I have the morning off work today because the weather is cool and it looks like it might rain. All I want is to be over my cold for good, so I won't be going in til 11 when Brad comes back for me. We woke up together this morning so I'm wide awake now and thought I would take the time to update our blog.

After the whole ex factor this week, I've been feeling really weird. I know she still has feelings for him, and he knew that too so it made me question why he would have spent so much time with her. As each day went by this week, I found out more and more things she had told him, and it just made me angrier and angrier because at the same time she had been messaging me apologies and trying to defend herself. But no matter how I look at it, it's not right to tell your ex boyfriend you have regrets and wish things could have worked out, especially when he's moved on and is happy now.

I was also really mad at Brad for not telling me everything upfront. I know he deems it unimportant and irrevelent because me knowing would only hurt me and not help the situation, but I don't want to feel lied to either.

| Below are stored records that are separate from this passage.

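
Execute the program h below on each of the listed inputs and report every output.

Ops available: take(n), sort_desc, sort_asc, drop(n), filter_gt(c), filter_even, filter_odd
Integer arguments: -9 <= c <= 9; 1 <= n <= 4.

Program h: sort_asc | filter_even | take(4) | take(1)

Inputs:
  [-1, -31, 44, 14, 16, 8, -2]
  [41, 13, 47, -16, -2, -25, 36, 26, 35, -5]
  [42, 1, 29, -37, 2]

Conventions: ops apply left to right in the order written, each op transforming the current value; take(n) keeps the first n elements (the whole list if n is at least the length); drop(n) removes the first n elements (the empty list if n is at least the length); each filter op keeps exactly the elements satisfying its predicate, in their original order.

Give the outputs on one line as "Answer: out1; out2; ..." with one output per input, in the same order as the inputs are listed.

[-2]; [-16]; [2]

Execution, op by op:
  [-1, -31, 44, 14, 16, 8, -2] -> [-31, -2, -1, 8, 14, 16, 44] -> [-2, 8, 14, 16, 44] -> [-2, 8, 14, 16] -> [-2]
  [41, 13, 47, -16, -2, -25, 36, 26, 35, -5] -> [-25, -16, -5, -2, 13, 26, 35, 36, 41, 47] -> [-16, -2, 26, 36] -> [-16, -2, 26, 36] -> [-16]
  [42, 1, 29, -37, 2] -> [-37, 1, 2, 29, 42] -> [2, 42] -> [2, 42] -> [2]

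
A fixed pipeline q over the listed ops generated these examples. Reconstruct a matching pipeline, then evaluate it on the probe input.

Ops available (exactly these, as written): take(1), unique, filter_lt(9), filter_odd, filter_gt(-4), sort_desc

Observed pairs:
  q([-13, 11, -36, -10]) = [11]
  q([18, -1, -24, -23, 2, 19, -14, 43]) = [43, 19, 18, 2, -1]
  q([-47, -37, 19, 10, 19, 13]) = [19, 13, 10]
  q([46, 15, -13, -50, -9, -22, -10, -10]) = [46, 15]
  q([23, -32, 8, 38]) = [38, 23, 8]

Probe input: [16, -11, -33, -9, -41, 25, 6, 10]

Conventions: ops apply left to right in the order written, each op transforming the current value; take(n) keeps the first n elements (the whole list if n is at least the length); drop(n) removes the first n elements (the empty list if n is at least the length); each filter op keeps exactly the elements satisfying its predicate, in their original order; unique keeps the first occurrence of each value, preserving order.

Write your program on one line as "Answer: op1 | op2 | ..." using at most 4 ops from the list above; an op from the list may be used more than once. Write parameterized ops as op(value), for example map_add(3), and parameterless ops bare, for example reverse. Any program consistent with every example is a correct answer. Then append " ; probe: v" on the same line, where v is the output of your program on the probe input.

unique | sort_desc | filter_gt(-4) ; probe: [25, 16, 10, 6]

Check, running the answer program on each example:
  [-13, 11, -36, -10] -> [-13, 11, -36, -10] -> [11, -10, -13, -36] -> [11]
  [18, -1, -24, -23, 2, 19, -14, 43] -> [18, -1, -24, -23, 2, 19, -14, 43] -> [43, 19, 18, 2, -1, -14, -23, -24] -> [43, 19, 18, 2, -1]
  [-47, -37, 19, 10, 19, 13] -> [-47, -37, 19, 10, 13] -> [19, 13, 10, -37, -47] -> [19, 13, 10]
  [46, 15, -13, -50, -9, -22, -10, -10] -> [46, 15, -13, -50, -9, -22, -10] -> [46, 15, -9, -10, -13, -22, -50] -> [46, 15]
  [23, -32, 8, 38] -> [23, -32, 8, 38] -> [38, 23, 8, -32] -> [38, 23, 8]
  probe: [16, -11, -33, -9, -41, 25, 6, 10] -> [16, -11, -33, -9, -41, 25, 6, 10] -> [25, 16, 10, 6, -9, -11, -33, -41] -> [25, 16, 10, 6]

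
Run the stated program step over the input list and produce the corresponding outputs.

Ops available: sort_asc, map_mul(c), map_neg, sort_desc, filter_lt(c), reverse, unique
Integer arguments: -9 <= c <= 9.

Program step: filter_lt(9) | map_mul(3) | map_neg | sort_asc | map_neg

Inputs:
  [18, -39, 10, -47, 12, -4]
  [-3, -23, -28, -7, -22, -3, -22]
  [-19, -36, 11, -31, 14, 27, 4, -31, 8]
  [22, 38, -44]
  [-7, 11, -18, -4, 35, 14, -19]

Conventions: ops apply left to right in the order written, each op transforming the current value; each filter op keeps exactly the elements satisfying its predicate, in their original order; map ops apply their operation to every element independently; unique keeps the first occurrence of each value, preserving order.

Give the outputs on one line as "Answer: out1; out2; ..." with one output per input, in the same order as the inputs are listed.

[-12, -117, -141]; [-9, -9, -21, -66, -66, -69, -84]; [24, 12, -57, -93, -93, -108]; [-132]; [-12, -21, -54, -57]

Execution, op by op:
  [18, -39, 10, -47, 12, -4] -> [-39, -47, -4] -> [-117, -141, -12] -> [117, 141, 12] -> [12, 117, 141] -> [-12, -117, -141]
  [-3, -23, -28, -7, -22, -3, -22] -> [-3, -23, -28, -7, -22, -3, -22] -> [-9, -69, -84, -21, -66, -9, -66] -> [9, 69, 84, 21, 66, 9, 66] -> [9, 9, 21, 66, 66, 69, 84] -> [-9, -9, -21, -66, -66, -69, -84]
  [-19, -36, 11, -31, 14, 27, 4, -31, 8] -> [-19, -36, -31, 4, -31, 8] -> [-57, -108, -93, 12, -93, 24] -> [57, 108, 93, -12, 93, -24] -> [-24, -12, 57, 93, 93, 108] -> [24, 12, -57, -93, -93, -108]
  [22, 38, -44] -> [-44] -> [-132] -> [132] -> [132] -> [-132]
  [-7, 11, -18, -4, 35, 14, -19] -> [-7, -18, -4, -19] -> [-21, -54, -12, -57] -> [21, 54, 12, 57] -> [12, 21, 54, 57] -> [-12, -21, -54, -57]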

Anyways, I've written her back once to let her know how I feel about the situation incase she didn't get it Monday night when I went to her house to steal Brad away. I'm finished with it now, and Brad is sorry. What I learned from this is to always be honest in the first place if you have a problem with something, and if you miss your chance, try to talk it out rationally afterwards. I also realized that if you trust someone than you trust them 100 percent. Don't question their motives, and take what they're saying at face value instead of overanalyzing, or else you don't trust them at all.

I trust Brad 100 percent. We love each other more than anything and that's really the only thing that counts in the end.